Milli Eğitim Bakanı Selçuk, Eğitim 2023 Vizyonu'nun tanıtım toplantısında çıkarılacağı belirtilen Öğretmenlik Meslek Kanunu'nun neler getireceğine ilişkin de açıklamalarda bulundu.
Asker, polis ya da hekimlerle ilgili o mesleğe ait kanunların bulunduğu ifade eden Selçuk, "Fakat öğretmen 657'nin içerisinde sıkışmış vaziyette. Kendisine özel kanunu yok. Halbuki bunların ataması, yükselmesi, disiplin meselesi, kariyer meselesi, ek gösterge, tazminatları vs... Bunların hepsi aslında özelleşmeli." dedi.
Selçuk, "3600 ek göstergesiyle ilgili 24 Kasım Öğretmenler Günü'nde bir haberimiz olacak." açıklamasında bulundu.
Bakan Selçuk, öğretmenlere teşvik sistemi uygulamasıyla ilgili "kuruşu kuruşuna" hesaplamaları olduğunu ve simülasyon çalışması yaptıklarını bildirdi.
"ÖĞRENCİ ANDI' KONUSUNDA HUKUKİ SÜREÇ YÜRÜYOR"
Danıştay'ın "Öğrenci Andı" kararının Milli Eğitim Bakanlığı'nca temyiz edildiğinin hatırlatılması üzerine Selçuk, Milli Eğitim Bakanı'na "Olimpos'ta devre mülkü varmış." gibi davranıldığını belirterek, "Her şeye gücümüzün yetmediğini, meseleyi nasıl algılayıp algılamadığımızı, bu meselenin aslında ülke meselesi olduğunu, bakanlık, kişi meselesi olmadığını, bunu bu bütünsellik içerisinde ele almak lazım." değerlendirmesini yaptı.

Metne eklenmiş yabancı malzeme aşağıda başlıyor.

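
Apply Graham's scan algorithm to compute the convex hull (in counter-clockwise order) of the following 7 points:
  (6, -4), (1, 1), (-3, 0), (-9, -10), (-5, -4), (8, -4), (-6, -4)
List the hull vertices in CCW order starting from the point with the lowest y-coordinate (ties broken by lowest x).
Hull (CCW) = [(-9, -10), (8, -4), (1, 1), (-3, 0), (-6, -4)]

Graham scan procedure:
  1. Find the pivot p₀ = point with lowest y (tie → lowest x): (-9, -10).
  2. Sort the remaining points by polar angle around p₀.
  3. Walk through sorted points, maintaining a stack; pop the top while the last three entries make a non-left turn (cross product ≤ 0).
  4. Final stack is the convex hull in CCW order: (-9, -10), (8, -4), (1, 1), (-3, 0), (-6, -4).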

Bakan Selçuk, sıcak bir atmosfer oluşturup tartışmayı çok yükseltmenin, alevlendirmenin doğru olmadığını düşündüklerini aktardı.
Konunun hukuki bir mesele olduğunu vurgulayan Selçuk, "Hukuki süreç yürüyor. Burada oturup da bir şekilde ateş etmenin, 'Bu böyledir, bu böyle değildir' demenin benim hem tabiatım icabı hem de şu arada eğitimin menfaati icabı bunun bir hukuki süreç olduğunu söylemekle iktifa ediyorum" diye konuştu.

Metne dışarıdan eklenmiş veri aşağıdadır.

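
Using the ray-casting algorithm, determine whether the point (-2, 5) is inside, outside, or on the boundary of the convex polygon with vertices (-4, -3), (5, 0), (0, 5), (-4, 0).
The point (-2, 5) lies strictly outside the polygon

Cast a horizontal ray to the right from the query point and count how many polygon edges it crosses (each edge strictly once or zero times, handled with the usual half-open convention). 
Parity of crossings → even ⇒ outside.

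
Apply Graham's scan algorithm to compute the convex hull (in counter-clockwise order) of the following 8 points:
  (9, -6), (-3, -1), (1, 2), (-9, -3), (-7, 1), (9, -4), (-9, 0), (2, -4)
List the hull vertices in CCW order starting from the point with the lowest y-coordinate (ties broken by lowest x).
Hull (CCW) = [(9, -6), (9, -4), (1, 2), (-7, 1), (-9, 0), (-9, -3)]

Graham scan procedure:
  1. Find the pivot p₀ = point with lowest y (tie → lowest x): (9, -6).
  2. Sort the remaining points by polar angle around p₀.
  3. Walk through sorted points, maintaining a stack; pop the top while the last three entries make a non-left turn (cross product ≤ 0).
  4. Final stack is the convex hull in CCW order: (9, -6), (9, -4), (1, 2), (-7, 1), (-9, 0), (-9, -3).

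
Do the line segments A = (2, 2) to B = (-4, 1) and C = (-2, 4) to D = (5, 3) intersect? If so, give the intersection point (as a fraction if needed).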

Temyize ilişkin ise Selçuk, değerlendirmelerinin hukuki değerlendirmeye dayandığını, bunun birtakım gerekçelerinin de söz konusu olduğunu kaydetti.
"KURUŞU KURUŞUNA HESAPLARIMIZ VAR"
Geri kalmış bölgelerde çalışan öğretmenlere yönelik teşvik sistemiyle ilgili soru üzerine Bakan Selçuk, geçmişte kalkınmada öncelikli bölgeler çerçevesinde bazı tazminatların, ek ödemelerin yapıldığını, bunun Meclis kararıyla olduğunu hatırlattı.

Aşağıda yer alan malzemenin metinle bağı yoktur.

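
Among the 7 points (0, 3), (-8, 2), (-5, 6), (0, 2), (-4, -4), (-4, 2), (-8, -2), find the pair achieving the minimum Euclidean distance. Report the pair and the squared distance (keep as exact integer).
Pair = ((0, 3), (0, 2)); squared distance = 1

Compute all C(7, 2) = 21 pairwise squared distances (x_i − x_j)² + (y_i − y_j)². The minimum is 1, attained by the pair ((0, 3), (0, 2)).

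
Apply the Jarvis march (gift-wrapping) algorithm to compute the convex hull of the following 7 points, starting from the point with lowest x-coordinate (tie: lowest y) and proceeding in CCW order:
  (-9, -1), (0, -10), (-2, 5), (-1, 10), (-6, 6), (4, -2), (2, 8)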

Cumhurbaşkanlığı Hükümet Sistemi'nde bir bakanının "Tazminat şu kadar olacak" demesinin hukuken mümkün olmadığına işaret eden Selçuk, kendilerinin Meclis'e bakış açılarını ifade edebileceklerini anlatttı.
Milli Eğitim Bakanı Ziya Selçuk, şöyle konuştu:
"Bu bakış açısında da şu var, kalkınma da öncelikli bölgeler anlamında üç ayrı bölge var. Bu üç ayrı bölge için değişen tazminat oranları söz konusu. Şehir merkezinde, köylerde olması ya da X, Y şehrinde olmasına göre bunlar değişecek. O sebeple biz bunun tahmini miktarları, il merkezlerinde, illerin ilçelerinde ya da köylerinde görev yapan öğretmenlere yönelik simülasyonlarımız var, hazır ama bu simülasyonları, henüz bunu ilan etmeyeceğimiz için göstermiyorum. Kuruşu kuruşuna rakam olarak bizim tahmini hesaplarımız var. İllerin adı da var. Adıyaman, Ağrı, Ardahan, Erzurum, Iğdır, Kars bir grupta, Bayburt, Erzincan, Şanlıurfa bir grupta. Bütün bunların çalışmaları yapılmış, bitmiş vaziyette. Biz bunu sadece bir teklif olarak göndereceğiz. Meclis karar verecek."
Selçuk, "3600 ek gösterge konusu da Meslek Kanunu içerisinde olacak mı?" sorusu üzerine "Bununla ilgili 24 Kasım Öğretmenler Günü'nde bir haberimiz olacak." yanıtını verdi.